About Antonio ‘2 Shay’ Parkinson...

    Parkinson has lived in Memphis since leaving the United States Marine Corp. in 1990. He served four and a half years and exited honorably with the rank of corporal. In fact, it was a drill instructor, he said, who nicknamed him “2 Shay,” which came from a cartoon character called “Touche' the Turtle.”
    Born in Oakland, Calif., Parkinson spent most of his childhood in Los Angeles and finished high school in Port Arthur, Texas. He is married and has two biological children and three step children ages 24-6, all girls. He has been a fireman for 21 years with the Shelby County Fire Department.

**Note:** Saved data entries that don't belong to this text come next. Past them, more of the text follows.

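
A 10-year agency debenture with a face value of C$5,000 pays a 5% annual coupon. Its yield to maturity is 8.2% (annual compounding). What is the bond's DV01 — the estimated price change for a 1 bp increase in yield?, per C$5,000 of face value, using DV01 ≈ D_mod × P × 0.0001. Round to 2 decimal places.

Periodic yield y = 0.082.
  t   CF        PV=CF/(1+0.082)^t    t·PV
  1       250.00       231.0536       231.0536
  2       250.00       213.5431       427.0861
  3       250.00       197.3596       592.0788
  4       250.00       182.4026       729.6103
  5       250.00       168.5791       842.8954
  6       250.00       155.8032       934.8194
  7       250.00       143.9956     1,007.9691
  8       250.00       133.0828     1,064.6624
  9       250.00       122.9970     1,106.9734
  10    5,250.00     2,387.1884    23,871.8840
  Σ                  3,936.0050    30,809.0325
P = 3,936.0050; D_Mac = 7.82749 yrs; D_mod = 7.23428 yrs.
DV01 ≈ 7.23428 × 3,936.0050 × 0.0001 = 2.847415.

C$2.85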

His rank: lieutenant.
    He is the president of The Voice of Raleigh and Frayser Community Action Network, former president of Frayser Exchange Club, former vice president of the Raleigh Community Council, and past chairman of the Memphis and Shelby County Music Commission.
    He also is an active member of Breath of Life Christian Center.

(A version of this story was first published in the Raleigh community newsletter, "It's All About Raleigh.") 

1 comment:

  1. Great article on 2Shay. He really has been doing great work in the community. Good luck to him during the election.